From time to time I get emails from PayPal stating that someone sent me a small amount of money (always an odd number, between 5 and 21 Euro), and that I should register to claim this amount.
It is obviously a scam, because
- I don’t know the senders
- It’s to an email address I no longer use and that gets spammed frequently
- It’s from a PayPal affiliate in the country of the email domain (I no longer live there)
What is the game here? Is it to confirm my email address is real? Will they claim the money back? Or would I become a money laundering mule when they ask me to send the money back to a different account? I just can’t come up with anything that sounds remotely profitable to me.
Now, if this was a bank to bank ACH transfer, the recipient could just refuse the credit.
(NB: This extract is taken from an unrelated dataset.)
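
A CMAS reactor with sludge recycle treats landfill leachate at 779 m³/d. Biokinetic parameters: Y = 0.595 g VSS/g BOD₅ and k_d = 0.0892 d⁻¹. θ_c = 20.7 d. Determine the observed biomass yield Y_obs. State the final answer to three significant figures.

Y_obs ≈ 0.209 g VSS/g BOD₅

Correct the yield for decay: Y_obs = Y/(1 + k_d θ_c) = 0.595 / (1 + 0.0892 × 20.7) = 0.595 / 2.846 = 0.2090.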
There's an error code for this situation: R10: “Customer Advises Originator is Not Known to Receiver and/or Originator is Not Authorized by Receiver to Debit Receiver’s Account”.[1] You can contact your bank and refuse an incoming ACH transaction, which will generate this.
This is different from sending money back. It says to the banking system that the transaction was rejected and did not complete. So you're not sending the unknown originator your money. You're refusing to take their money. This eliminates the possibility of a reversal from their end costing you money. It also marks the transaction as an error in the banks at both ends. This is useful, because many errors on an account are an alarm condition and will get the attention of some fraud department.
If you have to reverse a transaction, do it fast. There are time limits for the simple paths.
(A friend of mine runs a bank branch of a major bank. Much of her day is spent straightening out error situations like this.)